Forbes recently reported that for the first time, Apple had become the world’s most valuable company, measured by market capitalisation. However, in October 2011 Apple reported quarterly earnings of US$6.62 billion, while the word’s second most valuable company, Exxon Mobil, reported a US$10.3 billion profit for the same period. So Apple’s number one spot cannot be attributed solely to earnings. Nor can it be attributed to R&D spend, with its total investment in R&D over the four years to December 2010 being US$4.6 billion, compared with Microsoft’s spend of US$31 billion over the same period. And, as the landscape maps clearly show, Apple’s patent portfolio is dwarfed by those of a number of its major competitors. Even supposing that Apple’s R&D effort, and its patent portfolio, are focused only upon the most strategically significant areas of innovation, it does not have this space to itself.

Apple’s greatest intangible assets – and the source of its huge market value – are more likely its brand and its customer base. In the WPP 2011 BRANDZ Top 100 survey, conducted by Millward Brown Optimor, Apple ranked first, with an 84% year-on-year growth in brand value to US$153 billion – equivalent to nearly half its market value. Part and parcel of Apple’s value proposition is locking customers in to its closed ecosystem – where all of the music, movies, books, apps and other content ever purchased is accessible only, or primarily, on Apple devices. Device ownership drives content purchases, and content ownership drives future device purchases. The customer experience helps to build the brand, and the brand draws in new customers.

Ultimately, then, the ecosystem is self-sustaining – at least for as long as Apple continues to provide its customers with a great user experience. But what happens right now is vital to Apple, because Android has an ecosystem of its own – albeit one which provides a more open and less integrated experience. Apple’s litigation strategy will therefore pay off, even if it achieves only short-term gains, because of the likelihood that these will persist into the future. It can ensure that it does not become the largely irrelevant 5% player in the mobile devices market, as it did on the desktop.

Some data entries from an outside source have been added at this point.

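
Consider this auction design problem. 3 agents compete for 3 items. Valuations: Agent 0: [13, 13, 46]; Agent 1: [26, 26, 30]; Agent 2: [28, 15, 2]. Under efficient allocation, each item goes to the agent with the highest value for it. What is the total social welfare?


Step 1: For each item, find the maximum value among all agents.
Step 2: Item 0 -> Agent 2 (value 28)
Step 3: Item 1 -> Agent 1 (value 26)
Step 4: Item 2 -> Agent 0 (value 46)
Step 5: Total welfare = 28 + 26 + 46 = 100

100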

And Apple has at least one other trick up its sleeve – or, more precisely, in the cloud. The cloud-based iTunes Match service ensures that all of the user’s music, whether purchased through the iTunes store or obtained from other sources, is continuously available online on all Apple devices in a high-quality format. Services such as this, partly enabled by Apple’s equal access to open formats and standards, make the transition into the Apple ecosystem a much more viable proposition than transition in the other direction. And because agreements with rights-holders wary of losing control of digital content are made possible by the closed nature of Apple's ecosystem, prospects for a competing service offering within the open Android ecosystem would appear to be more limited.

End game

Apple cannot win a patent war predicated on market exclusion. With the Android source code being open, Apple might just as well be fighting a Hydra – cut off one device from the market and two more will appear to replace it. Ultimately, Apple’s best course of action will most likely be to enter into licensing agreements with its competitors, which will not only result in significant revenues, but also push up the prices (or reduce the margins) on competitive products.

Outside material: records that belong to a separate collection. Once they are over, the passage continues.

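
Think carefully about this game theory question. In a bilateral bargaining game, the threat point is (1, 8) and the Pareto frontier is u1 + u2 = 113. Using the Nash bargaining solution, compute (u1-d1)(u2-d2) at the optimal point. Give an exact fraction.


Step 1: The Nash solution splits surplus symmetrically above the disagreement point
Step 2: u1 = (total + d1 - d2)/2 = (113 + 1 - 8)/2 = 53
Step 3: u2 = (total - d1 + d2)/2 = (113 - 1 + 8)/2 = 60
Step 4: Nash product = (53 - 1) * (60 - 8)
Step 5: = 52 * 52 = 2704

2704


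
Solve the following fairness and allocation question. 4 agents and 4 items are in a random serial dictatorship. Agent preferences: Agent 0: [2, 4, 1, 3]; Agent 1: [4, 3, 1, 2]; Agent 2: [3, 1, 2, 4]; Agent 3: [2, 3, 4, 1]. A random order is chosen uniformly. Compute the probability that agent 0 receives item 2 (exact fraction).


Step 1: Agent 0 wants item 2
Step 2: There are 24 possible orderings of agents
Step 3: In 12 orderings, agent 0 gets item 2
Step 4: Probability = 12/24 = 1/2

1/2


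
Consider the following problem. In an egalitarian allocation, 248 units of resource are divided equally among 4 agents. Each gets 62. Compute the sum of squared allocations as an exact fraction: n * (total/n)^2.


Step 1: Each agent's share = 248/4 = 62
Step 2: Square of each share = (62)^2 = 3844
Step 3: Sum of squares = 4 * 3844 = 15376

15376


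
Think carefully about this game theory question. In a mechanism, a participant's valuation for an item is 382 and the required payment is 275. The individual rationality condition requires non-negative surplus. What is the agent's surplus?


Step 1: Surplus = value - payment = 382 - 275 = 107
Step 2: IR is satisfied (surplus >= 0)

107


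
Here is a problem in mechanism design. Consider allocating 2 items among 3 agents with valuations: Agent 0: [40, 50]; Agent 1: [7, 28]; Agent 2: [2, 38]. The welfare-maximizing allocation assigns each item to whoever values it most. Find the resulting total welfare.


Step 1: For each item, find the maximum value among all agents.
Step 2: Item 0 -> Agent 0 (value 40)
Step 3: Item 1 -> Agent 0 (value 50)
Step 4: Total welfare = 40 + 50 = 90

90


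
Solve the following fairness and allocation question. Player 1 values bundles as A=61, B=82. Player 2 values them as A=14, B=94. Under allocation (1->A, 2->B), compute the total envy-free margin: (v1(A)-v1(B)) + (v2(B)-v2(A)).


Step 1: Player 1's margin = v1(A) - v1(B) = 61 - 82 = -21
Step 2: Player 2's margin = v2(B) - v2(A) = 94 - 14 = 80
Step 3: Total margin = -21 + 80 = 59

59


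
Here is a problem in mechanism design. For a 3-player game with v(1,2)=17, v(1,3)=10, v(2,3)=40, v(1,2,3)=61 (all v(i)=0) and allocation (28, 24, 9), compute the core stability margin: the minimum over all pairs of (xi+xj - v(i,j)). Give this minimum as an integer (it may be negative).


Step 1: Slack for coalition (1,2): x1+x2 - v12 = 52 - 17 = 35
Step 2: Slack for coalition (1,3): x1+x3 - v13 = 37 - 10 = 27
Step 3: Slack for coalition (2,3): x2+x3 - v23 = 33 - 40 = -7
Step 4: Minimum slack = min(35, 27, -7) = -7, attained by (2,3); coalition (2,3) can block (slack < 0), so the allocation is not in the core

-7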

In the denouement of War Games the computer Joshua concludes that nuclear warfare is “a strange game. The only winning move is not to play”. “How about,” it suggests, “a nice game of chess?” Of course, with evenly matched opponents, even a game of chess can end in a stalemate. But the path to victory, defeat or draw is paved with many strategic plans, twists, turns and surprises, and destruction is certainly not mutually assured.

Jobs may have wanted to “go thermonuclear war” on Android, but a better metaphor for global litigation is a long, drawn-out game of chess. And currently, while a few pawns have been sacrificed, there is no sign of check or mate.